I’m always in the process of cleaning my office up. You can ask pbrtallboy, this place is a dump. It used to be storage space, but then some genius said, “hey, we can cinderblock this room up and make it into a pharmacy office! Board up those windows!” and voila, you have my office.
I occasionally find notes and random stuff stuck in odd places. Two days ago, I found a sock (!) in the back of one of my shelves. I’ve also found lots of expired medications stuck in random places. But now, I’ve found something even more mysterious.
A note. In my handwriting. On a piece of paper I’ve never seen before.
It says: “Sprint PCS Phone Thrower Poptart”.
I kind of feel like Richard Dreyfuss in “Close Encounters of the Third Kind”. I know it means something, but what the hell does it mean?
Any chance you’ve ever … umm… tried any of those expired medications? Ever found yourself huddled under your desk at 2 p.m. on a Saturday mumbling about eskimos? Or poptarts?
Of course, if this was a Star Trek episode, it would be the secret message that a future version of yourself sent back in time to keep the Enterprise from being blown up.
Well, Gazelle, I would say that it’s a possibility, but on the reverse side of the paper is definitely my handwriting, with a website that I found a wedding dress on. I’ve narrowed it down to the fact that I must have written this about a month or so before I got dumped (July 27), although I don’t remember writing the address down. Curse my failing memory!
As for the expired medications, who wants to indulge in something that will only make you quit drinking? Not me, I tell you. (And no, drinking had nothing to do with this odd note!)

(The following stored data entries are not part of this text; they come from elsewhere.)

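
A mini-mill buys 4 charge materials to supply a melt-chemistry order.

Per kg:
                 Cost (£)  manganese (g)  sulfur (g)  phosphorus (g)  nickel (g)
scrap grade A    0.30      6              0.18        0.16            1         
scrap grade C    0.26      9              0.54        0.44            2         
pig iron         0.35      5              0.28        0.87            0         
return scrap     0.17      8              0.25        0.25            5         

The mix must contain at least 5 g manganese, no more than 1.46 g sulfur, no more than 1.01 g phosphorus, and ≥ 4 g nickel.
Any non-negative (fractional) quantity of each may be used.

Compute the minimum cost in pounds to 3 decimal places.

£0.136

Let x1 = kg of scrap grade A, x2 = kg of scrap grade C, x3 = kg of pig iron, x4 = kg of return scrap.
min 0.3x1 + 0.26x2 + 0.35x3 + 0.17x4 with:
  6x1 + 9x2 + 5x3 + 8x4 ≥ 5   (manganese)
  0.18x1 + 0.54x2 + 0.28x3 + 0.25x4 ≤ 1.46   (sulfur)
  0.16x1 + 0.44x2 + 0.87x3 + 0.25x4 ≤ 1.01   (phosphorus)
  1x1 + 2x2 + 5x4 ≥ 4   (nickel)
  x1, x2, x3, x4 ≥ 0.
The optimal basis is {return scrap}; scrap grade A, scrap grade C, pig iron drop out. The nickel requirement is met with equality.
That vertex is x4 = 0.8.
Objective = 0.17·0.8 = 0.13600.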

Obviously you are a sleeper agent for a hostile foreign power. You were brainwashed and forgot everything about your past and that is the phrase which, when you hear it sung in the key of F# by a blonde on roller skates clutching a bouquet of orchids, will cause you to wake up and remember your mission. You probably wrote that while in a trance state during which your masters gave you additional information.
Oh, you did write the note or should I say you will write the note. The note is from the future! [echo]future, future , future[/echo]
However you won’t have a future unless you act on this critical message from yourself. Your life, (no scratch that) ALL LIFE ON EARTH DEPENDS ON YOU SKERRI!!!
I think thrower poptarts means throw her poptarts. Someone (or thing) needs to be feed poptarts and it’s pretty freaking important that you do so. PLEASE PLEASE** PLEASE** carry some poptarts with you at all times.
Last night, we had a party at my house. I tried sneaking the phrase into conversation, but no one said anything. (Well, they didn’t say anything, but I got some really weird looks.)
Hey Zebra, we used to have a running joke that you had to throw raw meat in my sister’s room in order to pass it to get to mine. Maybe it’s the same kind of thing! So, some chick has a Sprint PCS phone, and I have to throw her poptarts? Feh. She can get her OWN Poptarts.